Jeffrey Green

Jeffrey is a historian
based south of London

048: George W. Christian, Liverpool merchant in Africa

George Christian's grave, Cameroon, 1924

George Christian's grave, Cameroon, 1924

Business partners Charles Dovaston and George Christian and familes, Wallasey, 1922
Business partners Charles Dovaston and George Christian and familes, Wallasey, 1922
The firm's activities advertised in 1910
The firm’s activities advertised in 1910
Christian car Onitsha 1919

Jacob Christian reached Liverpool from Antigua at the age of fifteen. He married Octavia Caulfield: they had six children, all inheriting their father’s dark complexion. George William Christian (1872-1924) ran an import-export business in German Cameroon where he was expelled in 1904; he then established his business in Nigeria where by 1910 he had four branches. With his brother Arthur, also trained with famed Liverpool merchant John Holt in Nigeria, their business had the third brother Alexander at its Liverpool headquarters: at one time like their father, he was a timber merchant. G. W. Christian and Co Ltd, incorporated in 1911, flourished.

George Christian married Isabella Callow Stanbury in Liverpool in 1911. He sold his company to Lever Brothers in 1919 and purchased a plantation at Idenau in the now-British Cameroons. They had three children (born in England although Isabella shared his life in Africa – above photograph taken in Onitsha, Nigeria in 1919): Margaret permitted access to family papers and photographs including a photograph of her father’s grave in Africa, for he died at Idenau in January 1924.

George Christian’s three sisters were Octavia, who married a Liverpool tailor named McDavid, Julia the oldest who, widowed, took her children to Canada in 1910, and Rubena who migrated with her husband and  their children to Saskatchewan, Canada, in 1906. There are Canadian descendents of Rubena Patterson and Julia Rogers.

Octavia, recalled as a fearsome lady by her niece, had a daughter and several sons – three of the boys had successful careers in the merchant navy (one died when his ship was torpedoed; another was a captain and died a very wealthy man in his nineties) including Herbert Gladstone McDavid (1898-1966), the first-born, who in 1952 became the managing director of the Glen Line which had fifteen steamships. It was a subsidiary of the Blue Funnel Line where he had started his career. It sailed twice monthly from London. McDavid was knighted because of his role in the management of shipping in the 1956 Suez crisis. 

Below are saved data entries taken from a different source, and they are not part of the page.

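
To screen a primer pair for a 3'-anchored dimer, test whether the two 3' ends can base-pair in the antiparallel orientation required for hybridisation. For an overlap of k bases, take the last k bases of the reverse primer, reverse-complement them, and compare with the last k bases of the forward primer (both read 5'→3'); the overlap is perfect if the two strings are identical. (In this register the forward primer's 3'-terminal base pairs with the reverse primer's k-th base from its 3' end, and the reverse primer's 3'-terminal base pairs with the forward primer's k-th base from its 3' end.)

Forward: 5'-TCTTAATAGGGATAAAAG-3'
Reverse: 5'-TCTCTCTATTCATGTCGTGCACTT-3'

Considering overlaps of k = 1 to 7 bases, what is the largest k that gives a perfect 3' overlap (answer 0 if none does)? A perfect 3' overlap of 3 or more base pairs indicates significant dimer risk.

Last 7 bases (5'→3') — forward …ATAAAAG, reverse …TGCACTT.
Reverse complement of the reverse primer's last 7 bases: AAGTGCA; its first k bases are the reverse complement of the reverse primer's last k bases, so a perfect k-base overlap needs the forward primer's last k bases to equal them.
Comparing (forward last k vs required): k=1: G vs A ✗; k=2: AG vs AA ✗; k=3: AAG vs AAG ✓; k=4: AAAG vs AAGT ✗; k=5: AAAAG vs AAGTG ✗; k=6: TAAAAG vs AAGTGC ✗; k=7: ATAAAAG vs AAGTGCA ✗.
Only k = 3 is perfect, so the longest perfect 3' overlap is 3.

Longest perfect overlap: 3 complementary base pairs; significant dimer risk (threshold 3).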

“George William Christian (1872-1924): Liverpool Merchant” by Jeffrey Green was published in Rainer Lotz and Ian Pegg (eds), Under the Imperial Carpet (Crawley: Rabbit Press, 1986) pp 69-77 and there is an entry in the Oxford Dictionary of National Biography.

Charles Kay’s research on Sir Herbert McDavid was published in the Oxford Dictionary of National Biography in late 2010. McDavid’s photograph is in the National Portrait Gallery, London and in Ray Costello, Liverpool Black Pioneers (Bluecoat Press, 2007, p 99). The Canadian family connections are continuing to be researched.